Des agences telles que l'OMS ont dû faire face à un défi supplémentaire: la nature nouvelle de la maladie a obligé les experts de la santé à ajuster les connaissances, et donc les recommandations, chaque fois que de nouvelles découvertes sont apparues.

Cela a souvent conduit à créer un sentiment de méfiance, a expliqué Briand: «Toutes les agences techniques en ont souffert car le rythme de l'information est très rapide et il faut du temps pour vérifier les informations scientifiques – un tel délai est inacceptable pour beaucoup de gens, surtout quand ils craignent pour leur santé.

Des sources fiables

Lorsque les gens perçoivent que le risque de contracter une maladie peut être faible, ils sont moins enclins à respecter les mesures de sécurité recommandées, en particulier lorsque les directives en matière de santé exigent qu'ils adoptent des comportements qui sont loin de leurs habitudes courantes, comme l'éloignement social et le port de masques.

Pour inverser cette attitude, dit Briand, il est important non seulement de diffuser les bonnes informations, mais également de trouver le bon canal.

«Les informations doivent être adaptées à chaque public et acheminées par des sources fiables qui varient d'un pays à l'autre; si les habitants d'un pays font confiance à certains experts, ces experts sont ceux qui devraient en parler », a-t-elle déclaré.

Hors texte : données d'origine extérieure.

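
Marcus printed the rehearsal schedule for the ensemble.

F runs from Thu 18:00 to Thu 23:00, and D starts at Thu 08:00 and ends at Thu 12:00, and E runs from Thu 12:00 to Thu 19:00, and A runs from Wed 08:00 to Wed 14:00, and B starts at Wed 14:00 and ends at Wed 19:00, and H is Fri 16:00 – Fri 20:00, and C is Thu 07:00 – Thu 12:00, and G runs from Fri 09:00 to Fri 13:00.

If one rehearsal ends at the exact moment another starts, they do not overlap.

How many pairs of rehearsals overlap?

2

Sorted by start: A, B, C, D, E, F, G, H.
B starts exactly when A ends (back-to-back, no overlap), so nothing later overlaps A either.
C starts after B ends, so nothing later overlaps B either.
D starts before C ends → C and D overlap.
E starts exactly when C ends (back-to-back, no overlap), so nothing later overlaps C either.
E starts exactly when D ends (back-to-back, no overlap), so nothing later overlaps D either.
F starts before E ends → E and F overlap.
G starts after E ends, so nothing later overlaps E either.
G starts after F ends, so nothing later overlaps F either.
H starts after G ends.
Overlapping pairs: C & D, E & F — 2 in total.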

Réduire le fossé entre la science et la politique est également une étape clé pour lutter contre la propagation de l '«infomédic». Les connaissances scientifiques doivent être traduites en informations utiles pour alimenter les processus décisionnels.

«Les êtres humains sont soumis à de nombreux préjugés et influences intrinsèques et extrinsèques (…) nous devons donc reconnaître cela comme une réalité lorsque nous essayons de transmettre des informations», a déclaré Altieri. «Le défi est de faciliter l'accès aux preuves scientifiques pour rendre ces données compréhensibles à gérer pour la population.»

La désinformation se propage là où il y a un vide, les experts de la santé ont donc dû agir rapidement pour remplir cet espace. L'OMS a mis en place des collaborations avec des plateformes de médias sociaux telles que Facebook et Twitter, et a développé une nouvelle approche.

«Nous plaçons la science avant la gestion de« l'infodémie »et nous essayons de mieux comprendre non seulement le phénomène – qui le propage, comment et quand – mais aussi ce que nous faisons pour éviter sa propagation car l'intervention peut faire une différence », a déclaré Briand.

Mais ce n'est pas assez. L’un des éléments fondamentaux de la tentative de tout gouvernement de freiner la propagation doit incomber aux citoyens eux-mêmes. «Les autorités doivent fournir des espaces où les personnes et les communautés peuvent exprimer leurs préoccupations, puis elles doivent fournir des informations dans le bon format, puis les responsabiliser car elles peuvent également trouver des solutions», a-t-elle ajouté.